July 25, 2025
OCC Pulls Back on Fair Lending: Why This “Regulatory Win” Could Backfire
The OCC will no longer use the disparate impact test in fair lending reviews, but legal risks remain. Learn what lenders, compliance teams, and marketers must do now.

Austin Carroll
CEO & Co-Founder
News
3 Minutes
The Office of the Comptroller of the Currency (OCC), along with at least one other federal regulator, will no longer use the “disparate impact” test in fair lending reviews, focusing only on outright “disparate treatment.”
In simple terms, if underwriting is not explicitly biased, federal regulators are unlikely to ask further questions.
Fair lending has historically been enforced under two tests:
Disparate Treatment: Obvious discrimination, such as directly factoring race, age, or gender into credit decisions.
Disparate Impact: Subtle discrimination, where neutral-seeming policies — such as using ZIP codes, education history, or mobile carriers — disproportionately harm protected groups without legitimate business justification or less discriminatory alternatives.
By dropping disparate impact, the OCC is effectively signaling that lenders are safe as long as they are not overtly discriminatory. But this perceived win could create long-term risks.
Compliance Whiplash: The Risks Banks Should Not Ignore
The Law Has Not Changed: The Equal Credit Opportunity Act (ECOA) still allows for disparate impact claims. State attorneys general and private litigants can sue regardless of the OCC’s current enforcement stance.
Regulatory Snapback Is Possible: A future administration could reinstate disparate impact reviews overnight, forcing lenders to justify years of past underwriting practices retroactively.
Algorithmic Decision-Making Under Fire: AI-driven credit models and personalized offers are already attracting regulatory scrutiny. What seems like smart data-driven segmentation today could be deemed discriminatory in court tomorrow.
Why Marketers Should Care About This Shift
Fair lending is no longer just a compliance issue; it is also a brand and acquisition risk. Credit products and marketing campaigns that unintentionally target or exclude certain demographics could lead to lawsuits, reputational damage, and negative media coverage.
Expect increased focus on algorithmic bias in ad targeting, especially as regulators and journalists scrutinize AI-driven personalization.
Steps Marketing and Compliance Teams Should Take
Audit Data Models: Work closely with compliance to test credit models and ad targeting for unintentional bias.
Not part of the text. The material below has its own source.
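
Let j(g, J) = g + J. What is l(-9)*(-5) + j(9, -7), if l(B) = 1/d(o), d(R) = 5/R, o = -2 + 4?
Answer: 0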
Document Justifications: Maintain detailed records explaining why specific targeting or segmentation choices were made.
Collaborate Early: Marketers should bring compliance into campaign planning early to avoid future legal and reputational risks.
The Bigger Picture
The OCC may have stepped back from disparate impact enforcement, but that does not mean lenders are shielded from risk. Consumer advocates, state regulators, and private litigants will continue to pursue claims under ECOA.
Banks and fintechs that view this as a regulatory loophole may be setting themselves up for future litigation and reputational damage. The smartest institutions will act as though disparate impact enforcement still exists because, in many ways, it does.